We continued our 2-week European river cruise with a stop in Cologne, Germany. We arrived in port shortly after breakfast, after sailing through the night on the Rhine River from Koblenz. (Fact: The Rhine is the longest river in Germany.) Cologne holds its secrets from the past – including Roman occupation and one of the Roman Empire’s earliest churches –below the surface of its modern streets.
After a shuttle by coach to the city, we took a short walk on this gray day to the Gothic, 13thcentury cathedral, that miraculously didn’t get bombed during WWII.
Construction on the cathedral began in 1248 and continued for 7 centuries.
Its twin spires and gorgeous stained glass are 2 important features that impress visitors. Perhaps, though, the real reason people flock to this place is because it houses the bones of the Magi. Yes, those Magi, meaning the 3 wise men who visited Baby Jesus.

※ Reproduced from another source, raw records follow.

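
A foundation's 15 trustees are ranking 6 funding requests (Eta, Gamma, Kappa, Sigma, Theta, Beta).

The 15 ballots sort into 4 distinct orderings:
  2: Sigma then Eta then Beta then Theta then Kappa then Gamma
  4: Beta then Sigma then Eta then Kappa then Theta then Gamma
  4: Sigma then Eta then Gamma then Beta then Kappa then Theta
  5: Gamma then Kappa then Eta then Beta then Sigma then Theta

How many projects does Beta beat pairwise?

3

Beta against each rival (15 reviewers):
Beta–Eta: Eta 11–4.
Beta–Gamma: Gamma 9–6.
Beta vs Kappa: 2+4+4 = 10 for Beta, 5 for Kappa — Beta by 10–5.
Beta vs Sigma: Beta preferred on 4+5 = 9 ballots; Beta wins 9–6.
Beta vs Theta: Beta wins 15–0.
Beta beats Kappa, Sigma, Theta; loses to Eta, Gamma — 3 pairwise wins.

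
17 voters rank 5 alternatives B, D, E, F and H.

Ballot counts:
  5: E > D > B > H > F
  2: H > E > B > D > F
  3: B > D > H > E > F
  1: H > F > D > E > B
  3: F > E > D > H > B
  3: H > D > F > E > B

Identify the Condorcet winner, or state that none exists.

none

Check each pair by majority over 17 ballots:
B vs D: D, 12–5.
B vs E: B preferred on 3 ballots; E wins 14–3.
B vs F: B wins 10–7.
B vs H: H, 9–8.
D vs E: E wins 10–7.
D vs F: D is ranked higher on 5+2+3+3 = 13 ballots, F on 4. D wins 13–4.
D vs H: D, 11–6.
E vs F: E wins 10–7.
E vs H: H, 9–8.
F vs H: H, 14–3.
Every alternative loses at least once (B loses to D; D loses to E; E loses to H; F loses to B; H loses to D). The majority relation contains the cycle D → H → E → D, so there is no Condorcet winner.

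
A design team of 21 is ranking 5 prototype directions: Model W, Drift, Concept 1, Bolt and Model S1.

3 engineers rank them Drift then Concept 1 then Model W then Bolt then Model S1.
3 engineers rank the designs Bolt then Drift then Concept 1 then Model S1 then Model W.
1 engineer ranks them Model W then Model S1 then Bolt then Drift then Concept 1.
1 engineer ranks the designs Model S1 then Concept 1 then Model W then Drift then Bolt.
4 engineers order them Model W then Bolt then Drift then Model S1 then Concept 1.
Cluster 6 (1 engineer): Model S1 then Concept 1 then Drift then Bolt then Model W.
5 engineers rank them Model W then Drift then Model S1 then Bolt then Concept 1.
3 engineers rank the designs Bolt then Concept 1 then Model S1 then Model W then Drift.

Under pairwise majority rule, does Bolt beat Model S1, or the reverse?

Ballots ranking Bolt above Model S1: 3 + 3 + 4 + 3 = 13.
Ballots ranking Model S1 above Bolt: 21 − 13 = 8.
Bolt wins the head-to-head 13–8.

Bolt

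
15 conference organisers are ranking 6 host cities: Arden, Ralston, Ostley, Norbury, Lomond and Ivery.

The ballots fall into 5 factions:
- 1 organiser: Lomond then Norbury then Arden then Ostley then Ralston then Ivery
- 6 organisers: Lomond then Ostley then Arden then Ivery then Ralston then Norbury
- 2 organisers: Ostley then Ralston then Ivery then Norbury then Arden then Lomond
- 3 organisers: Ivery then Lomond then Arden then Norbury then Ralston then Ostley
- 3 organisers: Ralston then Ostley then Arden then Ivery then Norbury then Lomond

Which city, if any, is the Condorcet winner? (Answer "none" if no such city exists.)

none

Check each pair by majority over 15 ballots:
Arden vs Ralston: 10 to 5, Arden.
Arden vs Ostley: 4 to 11, Ostley.
Arden vs Norbury: 12 to 3, Arden.
Arden vs Lomond: Arden preferred on 2+3 = 5 ballots; Lomond wins 10–5.
Arden vs Ivery: Arden preferred on 1+6+3 = 10 ballots; Arden wins 10–5.
Ralston vs Ostley: Ralston is ranked higher on 3+3 = 6 ballots, Ostley on 9. Ostley wins 9–6.
Ralston vs Norbury: Ralston preferred on 6+2+3 = 11 ballots; Ralston wins 11–4.
Ralston vs Lomond: Ralston is ranked higher on 2+3 = 5 ballots, Lomond on 10. Lomond wins 10–5.
Ralston vs Ivery: Ralston is ranked higher on 1+2+3 = 6 ballots, Ivery on 9. Ivery wins 9–6.
Ostley vs Norbury: 6+2+3 = 11 for Ostley, 4 for Norbury — Ostley by 11–4.
Ostley vs Lomond: Ostley preferred on 2+3 = 5 ballots; Lomond wins 10–5.
Ostley vs Ivery: 1+6+2+3 = 12 for Ostley, 3 for Ivery — Ostley by 12–3.
Norbury vs Lomond: Norbury is ranked higher on 2+3 = 5 ballots, Lomond on 10. Lomond wins 10–5.
Norbury vs Ivery: Norbury is ranked higher on 1 ballot, Ivery on 14. Ivery wins 14–1.
Lomond vs Ivery: 1+6 = 7 for Lomond, 8 for Ivery — Ivery by 8–7.
Each city drops at least one matchup (Arden loses to Ostley; Ralston loses to Arden; Ostley loses to Lomond; Norbury loses to Arden; Lomond loses to Ivery; Ivery loses to Arden); the cycle Arden → Ivery → Lomond → Arden rules out a Condorcet winner.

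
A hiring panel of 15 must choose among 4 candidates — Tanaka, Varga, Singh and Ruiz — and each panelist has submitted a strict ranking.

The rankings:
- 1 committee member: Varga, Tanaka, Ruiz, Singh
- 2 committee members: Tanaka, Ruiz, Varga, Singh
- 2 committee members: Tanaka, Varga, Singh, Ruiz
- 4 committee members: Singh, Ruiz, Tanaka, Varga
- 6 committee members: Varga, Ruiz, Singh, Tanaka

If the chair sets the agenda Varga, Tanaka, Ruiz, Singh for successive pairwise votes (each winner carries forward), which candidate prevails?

Ruiz

Round 1: Varga vs Tanaka — 7–8, Tanaka advances.
Round 2: Tanaka vs Ruiz — 5–10, Ruiz advances.
Round 3: Ruiz vs Singh — 9–6, Ruiz advances.
Ruiz survives the agenda.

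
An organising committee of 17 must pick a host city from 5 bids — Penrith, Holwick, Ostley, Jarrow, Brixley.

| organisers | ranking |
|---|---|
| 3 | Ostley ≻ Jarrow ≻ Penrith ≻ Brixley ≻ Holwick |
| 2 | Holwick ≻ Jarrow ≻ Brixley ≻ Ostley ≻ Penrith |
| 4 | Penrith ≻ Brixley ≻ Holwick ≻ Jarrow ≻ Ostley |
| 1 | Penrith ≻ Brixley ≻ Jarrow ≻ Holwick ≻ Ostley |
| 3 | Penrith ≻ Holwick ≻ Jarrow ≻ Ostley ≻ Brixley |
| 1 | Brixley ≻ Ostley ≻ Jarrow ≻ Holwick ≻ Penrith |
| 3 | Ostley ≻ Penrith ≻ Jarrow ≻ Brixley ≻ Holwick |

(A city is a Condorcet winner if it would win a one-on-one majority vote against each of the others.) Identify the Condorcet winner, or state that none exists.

none

Pairwise majorities:
Penrith vs Holwick: Penrith wins 14–3.
Penrith–Ostley: Ostley 9–8.
Penrith–Jarrow: Penrith 11–6.
Penrith vs Brixley: Penrith, 14–3.
Holwick vs Ostley: Holwick wins 10–7.
Holwick vs Jarrow: Holwick, 9–8.
Holwick vs Brixley: Brixley, 12–5.
Ostley vs Jarrow: Jarrow wins 10–7.
Ostley–Brixley: Ostley 9–8.
Jarrow–Brixley: Jarrow 11–6.
Every city loses at least once (Penrith loses to Ostley; Holwick loses to Penrith; Ostley loses to Holwick; Jarrow loses to Penrith; Brixley loses to Penrith). The majority relation contains the cycle Penrith beats Holwick beats Ostley beats Penrith, so there is no Condorcet winner.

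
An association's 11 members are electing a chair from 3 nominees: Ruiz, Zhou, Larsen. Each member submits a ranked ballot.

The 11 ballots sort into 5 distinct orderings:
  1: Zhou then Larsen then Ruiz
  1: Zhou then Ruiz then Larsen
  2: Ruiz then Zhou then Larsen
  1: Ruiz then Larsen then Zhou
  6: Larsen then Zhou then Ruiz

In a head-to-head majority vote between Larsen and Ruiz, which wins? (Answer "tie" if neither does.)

Larsen

Ballots ranking Larsen above Ruiz: 1 + 6 = 7.
Ballots ranking Ruiz above Larsen: 11 − 7 = 4.
Larsen wins the head-to-head 7–4.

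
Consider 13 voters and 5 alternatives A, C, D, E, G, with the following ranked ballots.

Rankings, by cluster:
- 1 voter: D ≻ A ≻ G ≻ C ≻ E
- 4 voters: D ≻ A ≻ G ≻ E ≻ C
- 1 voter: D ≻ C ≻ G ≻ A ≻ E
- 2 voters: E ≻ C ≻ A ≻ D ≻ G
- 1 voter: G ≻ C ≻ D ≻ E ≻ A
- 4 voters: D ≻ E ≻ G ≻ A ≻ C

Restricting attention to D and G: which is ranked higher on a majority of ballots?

Ballots ranking D above G: 1 + 4 + 1 + 2 + 4 = 12.
Ballots ranking G above D: 13 − 12 = 1.
D wins the head-to-head 12–1.

D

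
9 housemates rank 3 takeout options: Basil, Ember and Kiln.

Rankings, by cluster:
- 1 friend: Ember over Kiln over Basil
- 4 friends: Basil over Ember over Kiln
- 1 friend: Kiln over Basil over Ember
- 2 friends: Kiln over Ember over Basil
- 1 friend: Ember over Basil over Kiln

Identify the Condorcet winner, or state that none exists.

Basil

Head-to-head results (9 friends):
Basil vs Ember: 4+1 = 5 for Basil, 4 for Ember — Basil by 5–4.
Basil vs Kiln: Basil is ranked higher on 4+1 = 5 ballots, Kiln on 4. Basil wins 5–4.
Ember vs Kiln: Ember is ranked higher on 1+4+1 = 6 ballots, Kiln on 3. Ember wins 6–3.
Basil wins every pairwise contest, so Basil is the Condorcet winner.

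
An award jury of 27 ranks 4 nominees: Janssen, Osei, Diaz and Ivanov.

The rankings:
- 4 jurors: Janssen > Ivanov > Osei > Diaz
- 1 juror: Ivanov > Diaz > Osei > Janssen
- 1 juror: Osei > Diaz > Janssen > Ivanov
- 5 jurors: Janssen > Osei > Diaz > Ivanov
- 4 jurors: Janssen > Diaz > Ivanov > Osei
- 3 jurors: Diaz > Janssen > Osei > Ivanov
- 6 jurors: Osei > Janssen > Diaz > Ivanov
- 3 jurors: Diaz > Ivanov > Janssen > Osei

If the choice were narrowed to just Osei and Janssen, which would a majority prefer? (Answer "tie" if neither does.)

Ballots ranking Osei above Janssen: 1 + 1 + 6 = 8.
Ballots ranking Janssen above Osei: 27 − 8 = 19.
Janssen wins the head-to-head 19–8.

Janssen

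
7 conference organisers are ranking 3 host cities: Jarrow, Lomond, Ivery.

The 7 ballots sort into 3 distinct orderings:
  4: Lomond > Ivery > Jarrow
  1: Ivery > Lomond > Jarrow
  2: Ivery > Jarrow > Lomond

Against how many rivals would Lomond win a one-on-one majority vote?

2

Lomond against each rival (7 organisers):
Lomond–Jarrow: Lomond 5–2.
Lomond vs Ivery: Lomond wins 4–3.
Lomond beats Jarrow, Ivery — 2 pairwise wins.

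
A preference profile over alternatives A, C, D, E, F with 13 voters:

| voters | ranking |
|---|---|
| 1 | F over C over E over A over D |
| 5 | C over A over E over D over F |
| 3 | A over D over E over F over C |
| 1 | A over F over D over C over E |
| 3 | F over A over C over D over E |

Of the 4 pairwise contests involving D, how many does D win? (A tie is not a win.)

2

D against each rival (13 voters):
D–A: A 13–0.
D vs C: C wins 9–4.
D vs E: 3+1+3 = 7 for D, 6 for E — D by 7–6.
D vs F: D preferred on 5+3 = 8 ballots; D wins 8–5.
D beats E, F; loses to A, C — 2 pairwise wins.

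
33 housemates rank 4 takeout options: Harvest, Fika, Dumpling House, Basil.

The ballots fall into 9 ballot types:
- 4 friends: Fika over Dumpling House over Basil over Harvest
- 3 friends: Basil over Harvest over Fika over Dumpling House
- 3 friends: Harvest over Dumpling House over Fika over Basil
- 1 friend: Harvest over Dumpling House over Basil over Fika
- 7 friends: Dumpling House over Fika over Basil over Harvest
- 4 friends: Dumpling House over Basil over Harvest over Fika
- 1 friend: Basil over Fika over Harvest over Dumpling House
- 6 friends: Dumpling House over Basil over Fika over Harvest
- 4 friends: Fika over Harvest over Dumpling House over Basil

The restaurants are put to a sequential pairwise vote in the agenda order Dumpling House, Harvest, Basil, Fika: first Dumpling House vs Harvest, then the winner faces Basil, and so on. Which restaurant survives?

Round 1: Dumpling House vs Harvest — 21–12, Dumpling House advances.
Round 2: Dumpling House vs Basil — 29–4, Dumpling House advances.
Round 3: Dumpling House vs Fika — 21–12, Dumpling House advances.
The agenda winner is Dumpling House.

Dumpling House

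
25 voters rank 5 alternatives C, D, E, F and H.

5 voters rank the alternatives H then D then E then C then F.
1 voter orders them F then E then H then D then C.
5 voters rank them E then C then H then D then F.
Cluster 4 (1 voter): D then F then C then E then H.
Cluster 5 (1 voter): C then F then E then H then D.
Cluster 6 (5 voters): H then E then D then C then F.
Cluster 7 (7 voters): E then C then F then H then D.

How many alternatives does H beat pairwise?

2

H against each rival (25 voters):
H vs C: H is ranked higher on 5+1+5 = 11 ballots, C on 14. C wins 14–11.
H vs D: H wins 24–1.
H vs E: 5+5 = 10 for H, 15 for E — E by 15–10.
H–F: H 15–10.
H beats D, F; loses to C, E — 2 pairwise wins.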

It is said that Frederick Barbarossa stole the relics, aka bones, in 1164 from a church in Milan and brought them to Cologne.
Of course, back in the day, thousands of people came to Cologne to see the relics, and so, church authorities decided to place them in a golden sarcophagus. This container also holds 3 golden crowns donated by King Otto of Brunswick in 1180. The sarcophagus stands 60 inches high, 87 inches long and 43 inches wide. Constructed of wood with gold and silver overlays, and with decorations of more than a thousand jewels and beads, the opulent shrine ranks as the largest of its type in the Western world. It is purported to be the reason that the Catholic church built (and funded) this cathedral. Today, the shrine is located behind the main altar in the cathedral.
If you head down to the basement of the cathedral, you’ll see discoveries by archaeologists called “the nucleus of one of the earliest Christian communities in the northern part of the Roman Empire. Extensive remains of the Old Cathedral and an even older church have been discovered.” (from https://museenkoeln.de/portal/themes-Legacy-of-the-Romans)
After an hour in the cathedral, the basement and a complete walk-around to see the various gargoyles, we struck off with friends for lunch.
When in Cologne, eat the pork knuckle.
And I tried it at Peters Brauhaus. Delicious, crispy and served with scalloped potatoes.
We also stopped by the chocolaterie, to purchase exquisite chocolate and to admire the beautifully formed candies.
We decided to walk more to burn off some of the pork and chocolate (and to be honest, beer), and discovered a few places where the Romans had been. Rome founded a colony here in 38 BC. When Emperor Claudius’s wife, who hailed from this part of the country, Agrippina, convinced him to elevate its standing to that of a city (around 50 AD), he named it Colonia Claudia Ara Agrippinensium – which throughout the years became Colonia and then, Cologne.
The Romans, renowned for their love of baths, sewers and aqueducts, left evidence of their inhabitation in the city – unearthed throughout the years during various modern construction projects. For example, the lovely bath house lies near the city center and you can see evidence of its artistic tile work in the photo above.
We also found evidence of a sewer and walked on Roman cobblestones. If we’d had more time, we would have been able to further explore the Roman history entwined in this city. I am always fascinated by Roman history, and in particular, its evolved state as compared to the civilizations it conquered and/or lived amidst.
However, as we had started later in the morning, and taken in quite a lot of the city already, we headed back to the ship for another delicious dinner onboard and an evening of bingo, live music and an evening in the lounge of the ship Skadi with newfound friends.
Our next stop would be our last stop – Kinderdijk, in The Netherlands.